Edit: Ok, I've made some progress...

I know then that

x = a^2 - b^2
and
iy = 2abi

So i try to get rid of the b term in the real one, but the only substitution I can make results in a y term being introduced into the real part, which is just adding another imaginary number in there...

 

[Hurkyl]

only substitution I can make results in a y term being introduced into the real part

Aren't you trying to express a and b in terms of x and y?

which is just adding another imaginary number in there...
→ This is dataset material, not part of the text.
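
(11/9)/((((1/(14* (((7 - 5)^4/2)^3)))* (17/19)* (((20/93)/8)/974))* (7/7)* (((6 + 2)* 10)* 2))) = 2217352.63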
No it's not -- y is not imaginary.

 

[sjmacewan]

ooh, after seeing iy i just labeled both as being imaginary, but i suppose that's not true...i'll keep working then!edit: i still seem to get stuck pretty quickly...

making the substitution b=\frac{y}{2a} and plugging that into x=a^2-b^2 gets me to:
x=a^2- \frac{y^2}{4a^2}
And again, i feel stuck. I've tried putting them over a common denominator, but that doesn't seem to lead anyplace useful...

 

[HallsofIvy]

ooh, after seeing iy i just labeled both as being imaginary, but i suppose that's not true...i'll keep working then!


edit: i still seem to get stuck pretty quickly...

making the substitution b=\frac{y}{2a} and plugging that into x=a^2-b^2 gets me to:
x=a^2- \frac{y^2}{4a^2}
And again, i feel stuck. I've tried putting them over a common denominator, but that doesn't seem to lead anyplace useful...

Getting a common denominator is one way but the better way to handle equations with fractions is to multiply the entire equation by the "common" denominator- here just 4a². If you do that you get the quartic equation 4a^2= 4a^4- y^2 or 4a^4- 4a^2- y^2= 0. That's actually a quadratic equation in a².

 

[sjmacewan]

OK...tell me if this looks ok...it's really ugly and there's step or two which I'm not confident about:

0=a^2-\frac{y^2}{4a^2}-x
0=\frac{4a^4 - 4xa^2 - y^2}{4a^2}
0=4a^4 - 4xa^2 - y^2

a^2 = \frac{4x \pm \sqrt{16x^2 - (4*4*-y^2)}}{2*4}

a^2 = \frac{4x \pm \sqrt{16x^2 + 16y^2}}{8}

a^2 = \frac{4x \pm \sqrt{16(x^2+y^2)}}{8}

a^2 = \frac{4x \pm 4\sqrt{x^2 + y^2}}{8}

a^2 = \frac{x \pm \sqrt{x^2 + y^2}}{2}

a=\sqrt \frac{x \pm \sqrt{x^2 + y^2}}{2}}Can i leave it like that? (you may need to refresh the screen, I've fixed the tex)

 

[HallsofIvy]

Yes, that looks good- except of course that you should have a \pm on the outside and you don't really need the one inside the square root, only +. Taking the negative would make a imaginary and it must be real.

You can check by looking at some simple examples. Suppose x is positive, y= 0. What does that formula give? Suppose x is negative, y=0. Suppose x= 0, y= 1. (The square root of i is \frac{\sqrt{2}}{2}(1+ i) and -\frac{\sqrt{2}}{2}(1+ i).)

 

[sjmacewan]

alright, thanks for the pointers there, i can't say I've run across many solutions with a root inside a root, seemed a bit odd to me...thanks again!